理事長便り(2026年6月)
理事長便り(2026年6月)
梅雨時にも関わらず既に8つの台風が発生したり、日本各地で地震も発生したりと相変わらずの異常さと何となくの不安を感じる日々が続いています。一方、4年に一度のサッカーの北米ワールドカップが始まり、日本をはじめとする贔屓チームの活躍に熱い応援をしている方も多いと思いますが、皆さんはいかがお過ごしでしょうか。
私は、多分多くの方々と同様、はっきりと進化して強くなった日本チームの戦いぶりと予選突破に興奮しつつ、次の本戦真夜中のブラジル戦の家族との応援を楽しみにしているところです。
さて、6月の富丘会活動は、28日の第98回富丘会総会開催に向けての準備や、25年度事業活動・決算報告や、26年度事業計画、そして、100周年記念事業やその実現のための記念事業推進募金の報告内容等の詰めの会議が続きました。
そんな中ですが、25日にプレスセンターで富丘経済研究会が開催され、1988年経済学部卒東短リサーチ社長兼チーフエコノミストの加藤出氏の講演を聴きました。「高市政権下および原油高騰下での金融緩和修正の行方」というタイトルで、『①日銀が6月の決定会合で利上げを決めた後、外国為替市場で円相場が円高方向ではなく円安方向に動いているのは、インフレ率に見合った政策金利になっていないことに対する「市場の警告」とみるべき。②物価上昇に対して利上げが遅れる「ビハインド・ザ・カーブ」の状況にあると市場から見られると円安圧力はさらに高まる。③景気を過熱させず冷ましもしない「中立金利」の水準まで3か月に1度程度のペースで利上げを進めるべき』との指摘は、色々な根拠データの説明もふまえ傾聴に値すると思えました。
そして、いよいよ6月28日に総会が開催されました。と言っても数日前から2つの台風が関東に向かってくることがわかり、しかもW台風の相互作用も予測がしにくく、はたして開催できるのか?不安定な状況が続きました。最終的には、土曜日に予定していた各地の富丘会からの役員にお集まりいただき交流を深める「エリア富丘会フォーラム」は中止の判断を余儀なくされました。ですが、28日には2つとも通過して影響はさほど大きくないとの予報から、総会は開催することに決めました。実際に、多少台風の影響も残りましたが、学長をはじめとするご来賓も含め速報値で約320名を超える会員の皆さんにお集まりいただきました。
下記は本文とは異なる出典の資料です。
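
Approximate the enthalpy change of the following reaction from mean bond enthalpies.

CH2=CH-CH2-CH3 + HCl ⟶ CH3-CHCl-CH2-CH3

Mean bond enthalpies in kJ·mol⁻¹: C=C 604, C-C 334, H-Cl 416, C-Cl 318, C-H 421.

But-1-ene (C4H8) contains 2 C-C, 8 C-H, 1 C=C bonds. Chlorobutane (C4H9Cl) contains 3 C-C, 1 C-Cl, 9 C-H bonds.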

また、本総会の講演者の村野さんも沖縄からリスクを避けて前乗りで駆けつけていただけました。「村野流 カコ・イマ・ミライ」というタイトルで、小学生時代から学生時代、ソニー時代からリコー時代の「カコ」のエピソード。上場をミッションとしてオリオンビール社長になられてからの数々の経営改革や会社・社員の成長、そして上場達成に至る「イマ」のエピソード、さらに、「ミライ」に向けて沖縄泡盛の再生や、本島北部エリア活性化等への挑戦のエピソード等スライドや動画も含めわかりやすく楽しい、かつ有意義なご講演をしていただきました。
懇親交流会では、乾杯の前にリアル総会では初めて北海道や高知の富丘会、上海ともWEBでつながることができました。
乾杯後には、総会でもお話ししました100周年記念事業とその事業推進のための募金のお願いを担当副理事長からさせていただきました。目標金額1億円は、一橋大学150周年で10億円、滋賀大学100周年で2億円、当大学富丘会館創設時に2億円という募金を集めた実績と比較しても決して多くないミニマムな金額とご理解いただき、目標を上回るご協力をお願いしました。
その後は、恒例の周年記念の皆様のご紹介、横浜国立大学管弦楽団の演奏、YBCプレゼン、横浜国立大学ダンスチームLiz公演、みはるかす合唱等々楽しい催しが続き、その間各所で、今回参加数がさらに増えた学生や若手OBが諸先輩と名刺交換しつつ談笑する姿が見られました。これもご挨拶したい方を探すお手伝いをしてくれるオレンジ腕章をつけたメンバーを配置した効果もあり、希望の先輩に会えて良かったとの声が聞かれました。また、総じて良い会だった、楽しかったとの声をいただき、総会実行委員のメンバーも、皆頑張った甲斐があったと喜んでいました。
先ずは、無事にかつ何とか成功裏に総会を終えて、ホッとしたところです。と同時に、次回、そして次々回の第100回総会に向けての新たな試みも加えたさらなるブラッシュアップを心に期したところです。